Front Immunol. 2021 Feb 23;12:627036. doi: 10.3389/fimmu.2021.627036. eCollection 2021.
Subclinical doses of LPS (SD-LPS) are known to cause low-grade inflammatory activation of monocytes, which could lead to inflammatory diseases including atherosclerosis and metabolic syndrome. Sodium 4-phenylbutyrate is a potential therapeutic compound which can reduce the inflammation caused by SD-LPS. To understand the gene regulatory networks of these processes, we have generated scRNA-seq data from mouse monocytes treated with these compounds and identified 11 novel cell clusters. We have developed a machine learning method to integrate scRNA-seq, ATAC-seq, and binding motifs to characterize gene regulatory networks underlying these cell clusters. Using guided regularized random forest and feature selection, our method achieved high performance and outperformed a traditional enrichment-based method in selecting candidate regulatory genes. Our method is particularly efficient in selecting a few candidate genes to explain observed expression pattern. In particular, among 531 candidate TFs, our method achieves an auROC of 0.961 with only 10 motifs. Finally, we found two novel subpopulations of monocyte cells in response to SD-LPS and we confirmed our analysis using independent flow cytometry experiments. Our results suggest that our new machine learning method can select candidate regulatory genes as potential targets for developing new therapeutics against low grade inflammation.
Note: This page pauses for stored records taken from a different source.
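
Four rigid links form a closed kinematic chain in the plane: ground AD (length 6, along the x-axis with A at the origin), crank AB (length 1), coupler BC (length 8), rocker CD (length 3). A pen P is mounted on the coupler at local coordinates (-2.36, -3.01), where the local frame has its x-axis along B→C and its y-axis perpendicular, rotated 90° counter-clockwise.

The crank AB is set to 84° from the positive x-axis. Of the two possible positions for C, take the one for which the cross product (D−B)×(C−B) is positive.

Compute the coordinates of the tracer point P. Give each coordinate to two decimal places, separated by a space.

-1.76 -2.34

A=(0,0), D=(6.00,0)
B = A + 1.00·(cos84°, sin84°) = (0.1045, 0.9945)
|BD| = 5.9788
circle(B,8.00) ∩ circle(D,3.00): a=7.5890, h=2.5312
  candidates: C₊=(8.0088,2.2281) cross=15.134; C₋=(7.1667,-2.7638) cross=-15.134
  mode + wants cross > 0 → take C=(8.0088,2.2281) (cross=15.134)
ex = (C−B)/|BC| = (0.9880,0.1542); ey = (-0.1542,0.9880)
P = B + -2.36·ex + -3.01·ey = (-1.7631,-2.3434)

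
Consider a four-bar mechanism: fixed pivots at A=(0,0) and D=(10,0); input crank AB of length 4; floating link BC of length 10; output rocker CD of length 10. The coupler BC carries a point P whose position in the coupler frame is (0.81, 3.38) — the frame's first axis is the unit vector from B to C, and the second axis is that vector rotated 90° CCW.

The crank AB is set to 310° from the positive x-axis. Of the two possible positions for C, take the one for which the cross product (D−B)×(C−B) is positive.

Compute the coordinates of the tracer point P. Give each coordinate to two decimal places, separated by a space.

A=(0,0), D=(10.00,0)
B = A + 4.00·(cos310°, sin310°) = (2.5712, -3.0642)
|BD| = 8.0360
circle(B,10.00) ∩ circle(D,10.00): a=4.0180, h=9.1573
  candidates: C₊=(2.7938,6.9333) cross=73.588; C₋=(9.7773,-9.9975) cross=-73.588
  mode + wants cross > 0 → take C=(2.7938,6.9333) (cross=73.588)
ex = (C−B)/|BC| = (0.0223,0.9998); ey = (-0.9998,0.0223)
P = B + 0.81·ex + 3.38·ey = (-0.7900,-2.1791)

-0.79 -2.18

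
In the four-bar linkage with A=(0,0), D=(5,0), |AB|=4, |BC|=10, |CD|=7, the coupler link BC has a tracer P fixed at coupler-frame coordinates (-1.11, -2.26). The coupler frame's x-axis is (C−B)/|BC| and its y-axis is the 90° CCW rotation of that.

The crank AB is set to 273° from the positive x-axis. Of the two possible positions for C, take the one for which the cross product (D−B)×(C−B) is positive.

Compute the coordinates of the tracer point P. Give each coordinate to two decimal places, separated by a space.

2.33 -5.35

A=(0,0), D=(5.00,0)
B = A + 4.00·(cos273°, sin273°) = (0.2093, -3.9945)
|BD| = 6.2375
circle(B,10.00) ∩ circle(D,7.00): a=7.2069, h=6.9325
  candidates: C₊=(1.3049,5.9453) cross=43.242; C₋=(10.1842,-4.7037) cross=-43.242
  mode + wants cross > 0 → take C=(1.3049,5.9453) (cross=43.242)
ex = (C−B)/|BC| = (0.1096,0.9940); ey = (-0.9940,0.1096)
P = B + -1.11·ex + -2.26·ey = (2.3341,-5.3454)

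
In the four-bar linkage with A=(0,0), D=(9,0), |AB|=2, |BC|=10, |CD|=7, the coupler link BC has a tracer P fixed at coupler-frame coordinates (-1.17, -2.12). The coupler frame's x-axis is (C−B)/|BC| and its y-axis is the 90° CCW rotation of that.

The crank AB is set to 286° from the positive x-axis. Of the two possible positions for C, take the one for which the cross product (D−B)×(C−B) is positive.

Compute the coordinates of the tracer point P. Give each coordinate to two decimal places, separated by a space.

A=(0,0), D=(9.00,0)
B = A + 2.00·(cos286°, sin286°) = (0.5513, -1.9225)
|BD| = 8.6647
circle(B,10.00) ∩ circle(D,7.00): a=7.2753, h=6.8607
  candidates: C₊=(6.1230,6.3814) cross=59.446; C₋=(9.1675,-6.9980) cross=-59.446
  mode + wants cross > 0 → take C=(6.1230,6.3814) (cross=59.446)
ex = (C−B)/|BC| = (0.5572,0.8304); ey = (-0.8304,0.5572)
P = B + -1.17·ex + -2.12·ey = (1.6598,-4.0753)

1.66 -4.08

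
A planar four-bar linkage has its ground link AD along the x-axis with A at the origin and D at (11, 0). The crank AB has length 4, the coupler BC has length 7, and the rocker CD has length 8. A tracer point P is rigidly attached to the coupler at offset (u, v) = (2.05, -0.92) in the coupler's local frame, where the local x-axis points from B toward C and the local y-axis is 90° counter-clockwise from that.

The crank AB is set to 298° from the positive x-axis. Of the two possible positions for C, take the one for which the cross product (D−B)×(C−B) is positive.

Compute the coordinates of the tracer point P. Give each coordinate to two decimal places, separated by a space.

3.30 -1.79

A=(0,0), D=(11.00,0)
B = A + 4.00·(cos298°, sin298°) = (1.8779, -3.5318)
|BD| = 9.7819
circle(B,7.00) ∩ circle(D,8.00): a=4.1243, h=5.6560
  candidates: C₊=(3.6818,3.2318) cross=55.327; C₋=(7.7661,-7.3172) cross=-55.327
  mode + wants cross > 0 → take C=(3.6818,3.2318) (cross=55.327)
ex = (C−B)/|BC| = (0.2577,0.9662); ey = (-0.9662,0.2577)
P = B + 2.05·ex + -0.92·ey = (3.2951,-1.7881)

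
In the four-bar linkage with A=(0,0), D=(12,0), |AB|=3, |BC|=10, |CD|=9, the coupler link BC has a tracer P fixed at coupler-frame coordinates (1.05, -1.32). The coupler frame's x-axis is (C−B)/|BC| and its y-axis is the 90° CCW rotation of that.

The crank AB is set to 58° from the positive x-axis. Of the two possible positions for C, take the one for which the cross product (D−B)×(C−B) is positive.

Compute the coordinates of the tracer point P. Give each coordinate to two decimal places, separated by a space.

3.23 2.14

A=(0,0), D=(12.00,0)
B = A + 3.00·(cos58°, sin58°) = (1.5898, 2.5441)
|BD| = 10.7166
circle(B,10.00) ∩ circle(D,9.00): a=6.2448, h=7.8104
  candidates: C₊=(9.5102,8.6488) cross=83.701; C₋=(5.8018,-6.5255) cross=-83.701
  mode + wants cross > 0 → take C=(9.5102,8.6488) (cross=83.701)
ex = (C−B)/|BC| = (0.7920,0.6105); ey = (-0.6105,0.7920)
P = B + 1.05·ex + -1.32·ey = (3.2272,2.1396)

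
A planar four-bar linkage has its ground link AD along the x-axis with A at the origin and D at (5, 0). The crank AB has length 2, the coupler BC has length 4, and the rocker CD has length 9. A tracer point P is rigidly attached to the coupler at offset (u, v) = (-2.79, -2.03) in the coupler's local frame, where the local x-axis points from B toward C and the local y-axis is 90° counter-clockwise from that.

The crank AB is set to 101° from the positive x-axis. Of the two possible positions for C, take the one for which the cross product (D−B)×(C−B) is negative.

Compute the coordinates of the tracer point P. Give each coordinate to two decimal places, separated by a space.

1.27 4.99

A=(0,0), D=(5.00,0)
B = A + 2.00·(cos101°, sin101°) = (-0.3816, 1.9633)
|BD| = 5.7285
circle(B,4.00) ∩ circle(D,9.00): a=-2.8091, h=2.8476
  candidates: C₊=(-2.0446,5.6012) cross=16.313; C₋=(-3.9965,0.2508) cross=-16.313
  mode - wants cross < 0 → take C=(-3.9965,0.2508) (cross=-16.313)
ex = (C−B)/|BC| = (-0.9037,-0.4281); ey = (0.4281,-0.9037)
P = B + -2.79·ex + -2.03·ey = (1.2707,4.9923)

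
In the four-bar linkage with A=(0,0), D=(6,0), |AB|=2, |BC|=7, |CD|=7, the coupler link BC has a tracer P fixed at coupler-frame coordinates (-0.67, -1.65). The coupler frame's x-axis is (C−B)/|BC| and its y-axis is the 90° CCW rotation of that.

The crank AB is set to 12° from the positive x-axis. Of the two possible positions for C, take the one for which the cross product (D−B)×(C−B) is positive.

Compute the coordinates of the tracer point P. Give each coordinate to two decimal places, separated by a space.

A=(0,0), D=(6.00,0)
B = A + 2.00·(cos12°, sin12°) = (1.9563, 0.4158)
|BD| = 4.0650
circle(B,7.00) ∩ circle(D,7.00): a=2.0325, h=6.6984
  candidates: C₊=(4.6633,6.8712) cross=27.229; C₋=(3.2929,-6.4554) cross=-27.229
  mode + wants cross > 0 → take C=(4.6633,6.8712) (cross=27.229)
ex = (C−B)/|BC| = (0.3867,0.9222); ey = (-0.9222,0.3867)
P = B + -0.67·ex + -1.65·ey = (3.2188,-0.8401)

3.22 -0.84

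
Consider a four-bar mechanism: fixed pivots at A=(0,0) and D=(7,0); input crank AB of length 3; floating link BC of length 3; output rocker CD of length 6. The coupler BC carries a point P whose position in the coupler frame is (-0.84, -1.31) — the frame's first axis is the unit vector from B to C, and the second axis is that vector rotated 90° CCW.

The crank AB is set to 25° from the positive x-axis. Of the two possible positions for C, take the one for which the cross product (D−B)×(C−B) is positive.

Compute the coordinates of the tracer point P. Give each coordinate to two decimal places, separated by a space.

A=(0,0), D=(7.00,0)
B = A + 3.00·(cos25°, sin25°) = (2.7189, 1.2679)
|BD| = 4.4649
circle(B,3.00) ∩ circle(D,6.00): a=-0.7912, h=2.8938
  candidates: C₊=(2.7821,4.2672) cross=12.920; C₋=(1.1386,-1.2822) cross=-12.920
  mode + wants cross > 0 → take C=(2.7821,4.2672) (cross=12.920)
ex = (C−B)/|BC| = (0.0210,0.9998); ey = (-0.9998,0.0210)
P = B + -0.84·ex + -1.31·ey = (4.0110,0.4005)

4.01 0.40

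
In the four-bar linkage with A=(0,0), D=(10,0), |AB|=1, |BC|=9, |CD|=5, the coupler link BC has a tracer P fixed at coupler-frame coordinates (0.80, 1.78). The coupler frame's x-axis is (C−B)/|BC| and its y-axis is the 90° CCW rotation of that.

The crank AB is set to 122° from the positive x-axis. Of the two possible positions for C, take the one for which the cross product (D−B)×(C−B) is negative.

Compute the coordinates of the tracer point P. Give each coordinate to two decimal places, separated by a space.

1.11 1.91

A=(0,0), D=(10.00,0)
B = A + 1.00·(cos122°, sin122°) = (-0.5299, 0.8480)
|BD| = 10.5640
circle(B,9.00) ∩ circle(D,5.00): a=7.9325, h=4.2515
  candidates: C₊=(7.7183,4.4490) cross=44.913; C₋=(7.0357,-4.0265) cross=-44.913
  mode - wants cross < 0 → take C=(7.0357,-4.0265) (cross=-44.913)
ex = (C−B)/|BC| = (0.8406,-0.5416); ey = (0.5416,0.8406)
P = B + 0.80·ex + 1.78·ey = (1.1067,1.9111)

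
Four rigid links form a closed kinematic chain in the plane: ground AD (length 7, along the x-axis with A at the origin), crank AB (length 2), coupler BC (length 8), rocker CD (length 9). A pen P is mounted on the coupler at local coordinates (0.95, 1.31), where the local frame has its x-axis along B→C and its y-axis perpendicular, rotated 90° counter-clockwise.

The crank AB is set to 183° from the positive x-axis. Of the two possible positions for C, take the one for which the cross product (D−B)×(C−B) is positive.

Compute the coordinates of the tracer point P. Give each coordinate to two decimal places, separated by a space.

-2.77 1.32

A=(0,0), D=(7.00,0)
B = A + 2.00·(cos183°, sin183°) = (-1.9973, -0.1047)
|BD| = 8.9979
circle(B,8.00) ∩ circle(D,9.00): a=3.5543, h=7.1671
  candidates: C₊=(1.4734,7.1033) cross=64.489; C₋=(1.6401,-7.2299) cross=-64.489
  mode + wants cross > 0 → take C=(1.4734,7.1033) (cross=64.489)
ex = (C−B)/|BC| = (0.4338,0.9010); ey = (-0.9010,0.4338)
P = B + 0.95·ex + 1.31·ey = (-2.7654,1.3196)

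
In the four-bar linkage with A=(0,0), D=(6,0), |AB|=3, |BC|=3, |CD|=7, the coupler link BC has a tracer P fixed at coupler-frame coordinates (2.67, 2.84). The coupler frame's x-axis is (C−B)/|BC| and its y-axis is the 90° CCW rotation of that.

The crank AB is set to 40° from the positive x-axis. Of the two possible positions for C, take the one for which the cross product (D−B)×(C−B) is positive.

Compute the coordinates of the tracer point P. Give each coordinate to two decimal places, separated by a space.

A=(0,0), D=(6.00,0)
B = A + 3.00·(cos40°, sin40°) = (2.2981, 1.9284)
|BD| = 4.1740
circle(B,3.00) ∩ circle(D,7.00): a=-2.7045, h=1.2982
  candidates: C₊=(0.4993,4.3292) cross=5.419; C₋=(-0.7003,2.0264) cross=-5.419
  mode + wants cross > 0 → take C=(0.4993,4.3292) (cross=5.419)
ex = (C−B)/|BC| = (-0.5996,0.8003); ey = (-0.8003,-0.5996)
P = B + 2.67·ex + 2.84·ey = (-1.5757,2.3622)

-1.58 2.36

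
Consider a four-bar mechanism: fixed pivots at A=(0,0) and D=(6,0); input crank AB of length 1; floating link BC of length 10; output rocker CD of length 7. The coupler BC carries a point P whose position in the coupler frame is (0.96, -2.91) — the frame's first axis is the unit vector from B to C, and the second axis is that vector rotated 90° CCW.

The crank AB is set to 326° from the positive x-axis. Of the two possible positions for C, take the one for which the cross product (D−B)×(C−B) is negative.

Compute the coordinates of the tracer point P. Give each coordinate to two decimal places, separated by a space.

A=(0,0), D=(6.00,0)
B = A + 1.00·(cos326°, sin326°) = (0.8290, -0.5592)
|BD| = 5.2011
circle(B,10.00) ∩ circle(D,7.00): a=7.5034, h=6.6106
  candidates: C₊=(7.5782,6.8198) cross=34.382; C₋=(8.9996,-6.3247) cross=-34.382
  mode - wants cross < 0 → take C=(8.9996,-6.3247) (cross=-34.382)
ex = (C−B)/|BC| = (0.8171,-0.5766); ey = (0.5766,0.8171)
P = B + 0.96·ex + -2.91·ey = (-0.0644,-3.4903)

-0.06 -3.49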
亚临床剂量的 LPS(SD-LPS)已知会引起单核细胞的低度炎症激活,这可能导致包括动脉粥样硬化和代谢综合征在内的炎症性疾病。4-苯基丁酸钠是一种有潜力的治疗化合物,可以减轻 SD-LPS 引起的炎症。为了了解这些过程的基因调控网络,我们从用这些化合物处理的小鼠单核细胞中生成了 scRNA-seq 数据,并鉴定出 11 个新的细胞簇。我们开发了一种机器学习方法,将 scRNA-seq、ATAC-seq 和结合基序整合在一起,以表征这些细胞簇的基因调控网络。使用引导正则随机森林和特征选择,我们的方法在选择候选调控基因方面表现出了很高的性能,优于传统的基于富集的方法。我们的方法在选择少数候选基因来解释观察到的表达模式方面特别有效。特别是,在 531 个候选 TF 中,我们的方法仅使用 10 个基序就实现了 0.961 的 auROC。最后,我们发现了两种新的单核细胞亚群对 SD-LPS 的反应,我们使用独立的流式细胞术实验证实了我们的分析。我们的结果表明,我们的新机器学习方法可以选择候选调控基因作为开发针对低度炎症的新治疗方法的潜在靶点。